CEBC focuses on the so-called green chemistry and green engineering principles to develop cost-competitive processes to produce chemicals needed by a variety of industries while also striving to reduce waste and conserve natural resources. DuPont is one of the charter industry members of the CEBC and has had a representative serve on CEBC’s Industry Advisory Board. The board guides and advises CEBC researchers on challenges and trends in the industry.
Industry and entrepreneurial experience are highly prized among university engineering programs nationwide. Shiflett recently founded a company that manufactures bioderived lubricants and greases for the cycling industry.
“It is clear that he is an enthusiastic and dedicated teacher who is in significant demand at the University of Delaware,” said Distinguished Professor and Chemical and Petroleum Engineering Department Chair Laurence Weatherley. “He will bring valuable industrial and professional perspectives that benefit our students.”

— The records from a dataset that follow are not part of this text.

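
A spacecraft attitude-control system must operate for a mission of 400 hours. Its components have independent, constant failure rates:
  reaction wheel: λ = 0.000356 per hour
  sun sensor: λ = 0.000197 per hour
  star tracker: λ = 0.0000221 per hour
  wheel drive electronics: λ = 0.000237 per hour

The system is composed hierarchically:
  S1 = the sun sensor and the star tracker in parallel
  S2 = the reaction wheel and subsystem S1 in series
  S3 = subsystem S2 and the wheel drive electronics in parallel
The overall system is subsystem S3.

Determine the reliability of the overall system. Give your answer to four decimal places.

0.9879

R(reaction wheel) = exp(−0.000356 × 400) = 0.867274
R(sun sensor) = exp(−0.000197 × 400) = 0.924225
R(star tracker) = exp(−0.0000221 × 400) = 0.991199
R(wheel drive electronics) = exp(−0.000237 × 400) = 0.909555
Parallel (sun sensor and star tracker): 1 − (1 − 0.924225)(1 − 0.991199) = 0.999333
Series (reaction wheel and [0.999333]): 0.867274 × 0.999333 = 0.866696
Parallel ([0.866696] and wheel drive electronics): 1 − (1 − 0.866696)(1 − 0.909555) = 0.9879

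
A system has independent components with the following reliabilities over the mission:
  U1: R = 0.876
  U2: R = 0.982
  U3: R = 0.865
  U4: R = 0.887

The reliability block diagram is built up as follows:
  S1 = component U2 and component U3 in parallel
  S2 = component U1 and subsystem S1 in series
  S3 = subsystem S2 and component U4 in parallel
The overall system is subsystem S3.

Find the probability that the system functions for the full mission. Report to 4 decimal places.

0.9857

Parallel (U2 and U3): 1 − (1 − 0.982000)(1 − 0.865000) = 0.997570
Series (U1 and [0.997570]): 0.876000 × 0.997570 = 0.873871
Parallel ([0.873871] and U4): 1 − (1 − 0.873871)(1 − 0.887000) = 0.9857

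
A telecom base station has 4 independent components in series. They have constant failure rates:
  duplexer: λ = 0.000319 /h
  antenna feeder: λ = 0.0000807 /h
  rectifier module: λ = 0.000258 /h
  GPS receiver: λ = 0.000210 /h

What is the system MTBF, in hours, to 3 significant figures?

Series of exponential components: λ_sys = Σ λ_i
λ_sys = 0.000319 + 0.0000807 + 0.000258 + 0.000210 = 8.6770e-04 /h
MTBF = 1 / λ_sys = 1150 h

1150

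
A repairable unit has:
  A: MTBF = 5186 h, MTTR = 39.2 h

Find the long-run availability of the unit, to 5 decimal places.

0.99250

A(A) = MTBF/(MTBF+MTTR) = 5186/(5186+39.2) = 0.99250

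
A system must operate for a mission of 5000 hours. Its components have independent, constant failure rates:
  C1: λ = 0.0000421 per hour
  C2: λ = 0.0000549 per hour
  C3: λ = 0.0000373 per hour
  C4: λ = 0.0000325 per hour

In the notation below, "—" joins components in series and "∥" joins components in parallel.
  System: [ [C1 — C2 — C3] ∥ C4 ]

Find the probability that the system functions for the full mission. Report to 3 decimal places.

R(C1) = exp(−0.0000421 × 5000) = 0.81018
R(C2) = exp(−0.0000549 × 5000) = 0.75995
R(C3) = exp(−0.0000373 × 5000) = 0.82986
R(C4) = exp(−0.0000325 × 5000) = 0.85002
Series (C1, C2, and C3): 0.81018 × 0.75995 × 0.82986 = 0.51094
Parallel ([0.51094] and C4): 1 − (1 − 0.51094)(1 − 0.85002) = 0.927

0.927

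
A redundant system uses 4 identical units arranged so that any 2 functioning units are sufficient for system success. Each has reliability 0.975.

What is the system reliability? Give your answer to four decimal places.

R = Σ_{i=2}^{4} C(4,i) p^i (1−p)^{4−i} with p = 0.975
C(4,2)·0.975^2·0.025^2 = 0.003565
C(4,3)·0.975^3·0.025^1 = 0.092686
C(4,4)·0.975^4·0.025^0 = 0.903688
Sum = 0.9999

0.9999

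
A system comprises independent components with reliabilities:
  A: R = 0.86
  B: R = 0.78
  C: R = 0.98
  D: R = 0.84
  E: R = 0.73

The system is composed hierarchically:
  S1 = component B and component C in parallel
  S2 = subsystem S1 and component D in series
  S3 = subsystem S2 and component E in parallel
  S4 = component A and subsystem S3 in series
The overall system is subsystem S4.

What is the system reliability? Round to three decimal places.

Parallel (B and C): 1 − (1 − 0.78000)(1 − 0.98000) = 0.99560
Series ([0.99560] and D): 0.99560 × 0.84000 = 0.83630
Parallel ([0.83630] and E): 1 − (1 − 0.83630)(1 − 0.73000) = 0.95580
Series (A and [0.95580]): 0.86000 × 0.95580 = 0.822

0.822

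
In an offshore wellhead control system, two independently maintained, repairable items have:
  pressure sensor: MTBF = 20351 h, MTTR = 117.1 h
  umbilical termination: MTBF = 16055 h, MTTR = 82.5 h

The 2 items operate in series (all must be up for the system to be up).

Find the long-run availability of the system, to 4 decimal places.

0.9892

A(pressure sensor) = MTBF/(MTBF+MTTR) = 20351/(20351+117.1) = 0.994279
A(umbilical termination) = MTBF/(MTBF+MTTR) = 16055/(16055+82.5) = 0.994888
Series availability: 0.994279 × 0.994888 = 0.9892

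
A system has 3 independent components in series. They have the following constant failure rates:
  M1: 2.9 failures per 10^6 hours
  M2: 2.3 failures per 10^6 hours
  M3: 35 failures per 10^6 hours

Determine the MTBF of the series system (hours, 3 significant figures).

24900

Series of exponential components: λ_sys = Σ λ_i
λ_sys = 0.0000029 + 0.0000023 + 0.000035 = 4.0200e-05 /h
MTBF = 1 / λ_sys = 24900 h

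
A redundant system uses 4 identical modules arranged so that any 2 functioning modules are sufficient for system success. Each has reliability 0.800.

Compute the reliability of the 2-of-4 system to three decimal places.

R = Σ_{i=2}^{4} C(4,i) p^i (1−p)^{4−i} with p = 0.800
C(4,2)·0.800^2·0.200^2 = 0.15360
C(4,3)·0.800^3·0.200^1 = 0.40960
C(4,4)·0.800^4·0.200^0 = 0.40960
Sum = 0.973

0.973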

He is active in both the American Chemical Society and the American Institute of Chemical Engineers. In 2006 he was awarded the ACS Heroes of Chemistry Award, and in 2005 he received DuPont’s Bolton Carothers Innovative Science Award for advances in environmental science. He was awarded Fellow status in AIChE in 2014 and in the ACS Industry and Engineering Chemistry Division in 2015.
Shiflett earned a doctorate in chemical engineering from the University of Delaware in 2002, a master's degree in chemical engineering from Delaware in 1998 and a bachelor’s degree in chemical engineering from North Carolina State University in 1989.